Last‑Minute Revision

  • ⚠️ Binding energy per nucleon peaks at Fe-56 (~8.8 MeV), not U-235.
  • ⚠️ Mass defect × 931.5 = binding energy in MeV.
  • ⚠️ T₁/₂ = 0.693 / λ; λ = decay constant.
  • ⚠️ After 4 half-lives, 1/16th of sample remains.
  • ⚠️ Activity A = λN; decreases exponentially.
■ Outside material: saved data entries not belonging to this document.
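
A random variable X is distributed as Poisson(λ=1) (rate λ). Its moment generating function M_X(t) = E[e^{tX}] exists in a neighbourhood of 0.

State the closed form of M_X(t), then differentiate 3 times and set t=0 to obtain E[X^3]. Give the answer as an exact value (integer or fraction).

M_X(t) = e^(e^(t) - 1)
D^3[M](t) = (e^(3*t)*e^(e^(t)) + 3*e^(2*t)*e^(e^(t)) + e^(t)*e^(e^(t)))*e^(-1)

E[X^3] = D^3[M](0) = 5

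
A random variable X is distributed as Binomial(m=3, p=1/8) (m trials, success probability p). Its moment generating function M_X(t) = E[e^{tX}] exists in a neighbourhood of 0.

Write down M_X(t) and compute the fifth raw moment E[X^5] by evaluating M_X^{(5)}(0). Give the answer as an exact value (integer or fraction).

E[X^5] = M^(5)(0) = 531/256

M_X(t) = (e^(t)/8 + 7/8)^3
M^(5)(t) = 243*e^(3*t)/512 + 21*e^(2*t)/16 + 147*e^(t)/512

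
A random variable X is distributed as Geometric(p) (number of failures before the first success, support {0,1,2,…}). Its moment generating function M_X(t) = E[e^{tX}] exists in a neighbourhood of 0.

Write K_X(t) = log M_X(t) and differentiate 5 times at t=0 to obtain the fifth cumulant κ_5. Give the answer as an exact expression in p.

κ_5 = d^5K/dt^5 |_{t=0} = (p^4 - 15*p^3 + 50*p^2 - 60*p + 24)/p^5

M_X(t) = p/(-(1 - p)*e^(t) + 1)
K_X(t) = log M_X(t) = log(p) - log(-(1 - p)*e^(t) + 1)
dK/dt = (-p*e^(t) + e^(t))/(p*e^(t) - e^(t) + 1)
d^2K/dt^2 = (-p*e^(t) + e^(t))/(p^2*e^(2*t) - 2*p*e^(2*t) + 2*p*e^(t) + e^(2*t) - 2*e^(t) + 1)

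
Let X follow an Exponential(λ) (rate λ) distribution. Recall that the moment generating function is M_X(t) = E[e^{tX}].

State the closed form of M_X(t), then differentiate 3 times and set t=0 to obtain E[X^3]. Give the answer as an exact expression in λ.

M_X(t) = λ/(λ - t)
D^3[M](t) = 6*λ/(λ^4 - 4*λ^3*t + 6*λ^2*t^2 - 4*λ*t^3 + t^4)

E[X^3] = D^3[M](0) = 6/λ^3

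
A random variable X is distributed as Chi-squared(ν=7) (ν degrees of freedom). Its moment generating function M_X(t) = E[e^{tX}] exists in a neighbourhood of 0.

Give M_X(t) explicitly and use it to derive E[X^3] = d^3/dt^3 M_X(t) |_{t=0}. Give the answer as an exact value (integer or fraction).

E[X^3] = M^(3)(0) = 693

M_X(t) = (1 - 2*t)^(-7/2)
M^(3)(t) = 693/(64*t^6*√(1 - 2*t) - 192*t^5*√(1 - 2*t) + 240*t^4*√(1 - 2*t) - 160*t^3*√(1 - 2*t) + 60*t^2*√(1 - 2*t) - 12*t*√(1 - 2*t) + √(1 - 2*t))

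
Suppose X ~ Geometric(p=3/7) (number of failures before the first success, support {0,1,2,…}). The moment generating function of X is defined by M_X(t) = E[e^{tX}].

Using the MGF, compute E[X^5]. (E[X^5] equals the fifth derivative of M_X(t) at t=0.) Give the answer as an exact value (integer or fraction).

E[X^5] = M′′′′′(0) = 135628/81

M_X(t) = 3/(7*(1 - 4*e^(t)/7))
M′(t) = 12*e^(t)/(16*e^(2*t) - 56*e^(t) + 49)
M′′(t) = (-48*e^(2*t) - 84*e^(t))/(64*e^(3*t) - 336*e^(2*t) + 588*e^(t) - 343)
M′′′(t) = (192*e^(3*t) + 1344*e^(2*t) + 588*e^(t))/(256*e^(4*t) - 1792*e^(3*t) + 4704*e^(2*t) - 5488*e^(t) + 2401)
M′′′′(t) = (-768*e^(4*t) - 14784*e^(3*t) - 25872*e^(2*t) - 4116*e^(t))/(1024*e^(5*t) - 8960*e^(4*t) + 31360*e^(3*t) - 54880*e^(2*t) + 48020*e^(t) - 16807)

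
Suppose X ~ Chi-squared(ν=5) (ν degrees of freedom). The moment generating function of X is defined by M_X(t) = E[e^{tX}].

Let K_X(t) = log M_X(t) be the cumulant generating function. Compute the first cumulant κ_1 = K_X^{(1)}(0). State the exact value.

κ_1 = K^(1)(0) = 5

M_X(t) = (1 - 2*t)^(-5/2)
K_X(t) = log M_X(t) = -5*log(1 - 2*t)/2
K^(1)(t) = -5/(2*t - 1)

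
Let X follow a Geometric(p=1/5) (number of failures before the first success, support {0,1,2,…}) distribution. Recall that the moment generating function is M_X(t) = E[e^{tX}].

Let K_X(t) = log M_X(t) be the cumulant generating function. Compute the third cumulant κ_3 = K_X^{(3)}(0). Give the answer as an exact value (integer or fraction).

κ_3 = D^3[K](0) = 180

M_X(t) = 1/(5*(1 - 4*e^(t)/5))
K_X(t) = log M_X(t) = -log(1 - 4*e^(t)/5) - log(5)
D^3[K](t) = (-80*e^(2*t) - 100*e^(t))/(64*e^(3*t) - 240*e^(2*t) + 300*e^(t) - 125)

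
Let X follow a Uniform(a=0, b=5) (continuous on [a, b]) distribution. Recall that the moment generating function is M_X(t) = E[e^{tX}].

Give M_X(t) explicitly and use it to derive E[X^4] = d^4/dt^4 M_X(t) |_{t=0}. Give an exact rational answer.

M_X(t) = (e^(5*t) - 1)/(5*t)
M^(4)(t) = (625*t^4*e^(5*t) - 500*t^3*e^(5*t) + 300*t^2*e^(5*t) - 120*t*e^(5*t) + 24*e^(5*t) - 24)/(5*t^5)

E[X^4] = M^(4)(0) = 125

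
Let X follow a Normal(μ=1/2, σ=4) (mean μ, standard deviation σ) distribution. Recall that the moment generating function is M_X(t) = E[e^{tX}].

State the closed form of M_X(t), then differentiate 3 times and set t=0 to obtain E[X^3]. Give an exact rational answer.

M_X(t) = e^(8*t^2 + t/2)
dM/dt = 16*t*e^(t/2)*e^(8*t^2) + e^(t/2)*e^(8*t^2)/2
d^2M/dt^2 = 256*t^2*e^(t/2)*e^(8*t^2) + 16*t*e^(t/2)*e^(8*t^2) + 65*e^(t/2)*e^(8*t^2)/4
d^3M/dt^3 = 4096*t^3*e^(t/2)*e^(8*t^2) + 384*t^2*e^(t/2)*e^(8*t^2) + 780*t*e^(t/2)*e^(8*t^2) + 193*e^(t/2)*e^(8*t^2)/8

E[X^3] = d^3M/dt^3 |_{t=0} = 193/8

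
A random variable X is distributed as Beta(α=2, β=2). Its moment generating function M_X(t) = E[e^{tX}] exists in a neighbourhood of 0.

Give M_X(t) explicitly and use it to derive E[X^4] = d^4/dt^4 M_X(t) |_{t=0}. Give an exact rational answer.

M_X(t) = ₁F₁(2; 4; t)
dM/dt = ₁F₁(3; 5; t)/2
d^2M/dt^2 = 3*₁F₁(4; 6; t)/10
d^3M/dt^3 = ₁F₁(5; 7; t)/5
d^4M/dt^4 = ₁F₁(6; 8; t)/7

E[X^4] = d^4M/dt^4 |_{t=0} = 1/7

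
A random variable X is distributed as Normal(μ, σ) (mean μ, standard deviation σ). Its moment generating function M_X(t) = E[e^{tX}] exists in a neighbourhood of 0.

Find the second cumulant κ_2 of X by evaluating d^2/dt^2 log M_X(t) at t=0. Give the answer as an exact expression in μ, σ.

κ_2 = d^2K/dt^2 |_{t=0} = σ^2

M_X(t) = e^(μ*t + σ^2*t^2/2)
K_X(t) = log M_X(t) = μ*t + σ^2*t^2/2
dK/dt = μ + σ^2*t
d^2K/dt^2 = σ^2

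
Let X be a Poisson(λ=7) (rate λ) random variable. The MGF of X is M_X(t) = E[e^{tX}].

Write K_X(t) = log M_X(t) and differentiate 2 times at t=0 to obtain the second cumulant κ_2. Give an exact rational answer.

M_X(t) = e^(7*e^(t) - 7)
K_X(t) = log M_X(t) = 7*e^(t) - 7
dK/dt = 7*e^(t)
d^2K/dt^2 = 7*e^(t)

κ_2 = d^2K/dt^2 |_{t=0} = 7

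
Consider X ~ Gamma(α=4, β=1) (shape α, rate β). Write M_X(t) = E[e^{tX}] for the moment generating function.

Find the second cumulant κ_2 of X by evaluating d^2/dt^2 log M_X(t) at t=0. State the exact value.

M_X(t) = (1 - t)^(-4)
K_X(t) = log M_X(t) = -4*log(1 - t)
dK/dt = -4/(t - 1)
d^2K/dt^2 = 4/(t^2 - 2*t + 1)

κ_2 = d^2K/dt^2 |_{t=0} = 4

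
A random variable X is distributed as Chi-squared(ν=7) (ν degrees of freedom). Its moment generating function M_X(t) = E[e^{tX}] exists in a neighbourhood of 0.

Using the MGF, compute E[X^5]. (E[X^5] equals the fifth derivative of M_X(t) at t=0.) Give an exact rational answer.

E[X^5] = M^(5)(0) = 135135

M_X(t) = (1 - 2*t)^(-7/2)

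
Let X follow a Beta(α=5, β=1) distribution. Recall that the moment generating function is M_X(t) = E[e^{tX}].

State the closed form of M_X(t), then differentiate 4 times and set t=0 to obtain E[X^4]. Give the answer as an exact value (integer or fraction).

M_X(t) = ₁F₁(5; 6; t)
M′(t) = 5*₁F₁(6; 7; t)/6
M′′(t) = 5*₁F₁(7; 8; t)/7
M′′′(t) = 5*₁F₁(8; 9; t)/8
M′′′′(t) = 5*₁F₁(9; 10; t)/9

E[X^4] = M′′′′(0) = 5/9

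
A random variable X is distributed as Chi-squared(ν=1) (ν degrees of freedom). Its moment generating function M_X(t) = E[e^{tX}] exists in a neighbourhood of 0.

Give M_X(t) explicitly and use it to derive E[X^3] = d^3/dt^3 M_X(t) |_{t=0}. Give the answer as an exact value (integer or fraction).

E[X^3] = D^3[M](0) = 15

M_X(t) = 1/√(1 - 2*t)
D^3[M](t) = -15/(8*t^3*√(1 - 2*t) - 12*t^2*√(1 - 2*t) + 6*t*√(1 - 2*t) - √(1 - 2*t))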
  • ⚠️ 1 Ci = 3.7 × 10¹⁰ Bq — memorize this conversion.
  • ⚠️ α-decay: A ↓4, Z ↓2; emits ⁴He.
  • ⚠️ β⁻-decay: Z ↑1; neutron → proton + e⁻ + ν̄.
  • ⚠️ β⁺-decay: Z ↓1; proton → neutron + e⁺ + ν.
  • ⚠️ γ-decay: no change in A or Z — only energy release.
  • ⚠️ Fusion: light → heavy nuclei (e.g., Sun: H → He).
  • ⚠️ Fission: heavy → medium nuclei (e.g., ²³⁵U + n → Ba + Kr + 3n).
  • ⚠️ Mean life τ = 1.44 × T₁/₂ — not equal to half-life.
  • ⚠️ Carbon-14 half-life = 5730 years — used in dating fossils.
  • ⚠️ Uranium-238 half-life = 4.468 × 10⁹ years — used in rock dating.
  • ⚠️ Nuclear force range: ~1–3 fm; stronger than EM force inside nucleus.
  • ⚠️ Binding energy curve rises rapidly for light nuclei, peaks at Fe, drops slowly.
  • ⚠️ Deuterium binding energy = 2.2 MeV — verify from NCERT.
  • ⚠️ 1 u = 931.5 MeV/c² — essential for mass-energy conversion.
  • ⚠️ Radioactive decay is random and spontaneous — cannot predict single nucleus decay.